Adım adım

Bugün gelinen başarısızlığı sadece oynanan 3-5 maça bağlamak hata olur. Sorunlar ufak ufak toparlanarak büyüdü ve bugüne gelindi. Belki başınızı ağırtıcam ama elimden geldiğince bir iki yazayım istiyorum.

* Geçen sene ne kadar şampiyon olunsa da bu başarının içindeki başarızlık iyi analiz edilmedi, planlama yapılmadı. Yönetim açısından böyle bir şey beklemiyordum ama en azından Mustafa Denizli'nin daha aklı başında davranacağını umuyordum, olmadı. Geçen sene oynanan birçok maçı eleştirmiştim. Penche'de de birçok yazımda bunu dile getirmiştim. Sezon bitiminde Mustafa Denizli'nin kalıyorum, gidiyorum söylemleri arasında tatile çıkması bir kaos yaratsa da sözleşme imzalamasıyla duruldu. Ama bu geçen süreç içinde planlama yapılmadığından gerekli transferler ya yapılmadı, ya da son dakikaya bırakılarak hatalar yapıldı. Zaten birer yıllık sözleşme yapılan teknikdirektörle ne kadar başarı yakalanabilir bu da muamma.

* Yapılan yabancı transferleri gerek blogda gerekse dost ortamında devamlı eleştirdim.
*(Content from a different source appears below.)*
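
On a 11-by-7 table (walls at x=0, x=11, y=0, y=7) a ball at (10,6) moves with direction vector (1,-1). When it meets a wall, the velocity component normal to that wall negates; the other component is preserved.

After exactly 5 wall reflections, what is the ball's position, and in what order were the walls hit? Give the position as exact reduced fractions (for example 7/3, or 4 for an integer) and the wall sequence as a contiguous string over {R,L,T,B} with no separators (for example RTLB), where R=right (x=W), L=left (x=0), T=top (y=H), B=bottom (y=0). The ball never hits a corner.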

Elinizde Ernst gibi bir oyuncu varken onun bir alt modelini almanın, şampiyonlar ligi öncesinde züper ligden hayatı boyunca üst seviye futbol oynamamış, belli bir yaşa gelmiş bir oyuncunun bu kadar yüksek bir meblağa alınmasına devamlı karşı çıktım. Elde ki Türkiye ligi şampiyonluğu, şampiyonlar ligi kozları kullanılamadı. Takımı bir üst seviye transferler yerine eldeki oyunculardan farksız oyuncular alındı. Burada bir üst seviye kelimesini özellikle kullanıyorum, demek istediğim yıldız denilen milyon dolarlık oyuncular değil.

* İçeride yeni yapılan sözleşmelerde ki yüksek bedeller muhakkak bir sorun yaratmıştır diye düşünüyorum. Oyuncular arası para politikası iyi yönetilmedi, uçurumlar oluştu.

* Mustafa Denizli'nin 10 maçta bir kadro oturtamaması ise rotasyon ile anlatılabilecek bir olay kesinlikle değil. Bugün takımı say desem üç oyuncudan fazla kimse sayamaz diye düşünüyorum. Bunun yanısıra bazı oyuncular sahada oynatılmadığı yer kalmadı. Bazı oyuncular bugün sahadayken yarın tribünden izlemeye mahkum edildi, küstrüldü, istemeden bitirildi.

* Sahada oynanan hücum anlamında ki kötü futbol iyi analiz edilmedi. Sorun hep santraforların kısırlığına, yetersizliğine indirgendi. Halbu ki elinizde her türlü santrafor bulunmak da. Bunun biraz açalım. Holosko; boş alanları iyi kullanabilen, süratli. Nobre; ileride baskı yapabilen karambolcü. Batuhan; hava toplarına hakim, geçen sezon kiralık gittiği Eskişehir'de iyi bir sezon geçirdi. Nihat; İspanya'da hep ikinci santrafor olarak oynadı, kariyeri ortada. İkinci santrafor olarak kelimesinin altını çizmek lazım. Bobo; gole yönelik en iyi oyuncunuz. Başarılı olduğu dönemler ceza alanı çevresinde ve yanında ikinci bir santrafor ile oynadı. Sol açık olarak değil.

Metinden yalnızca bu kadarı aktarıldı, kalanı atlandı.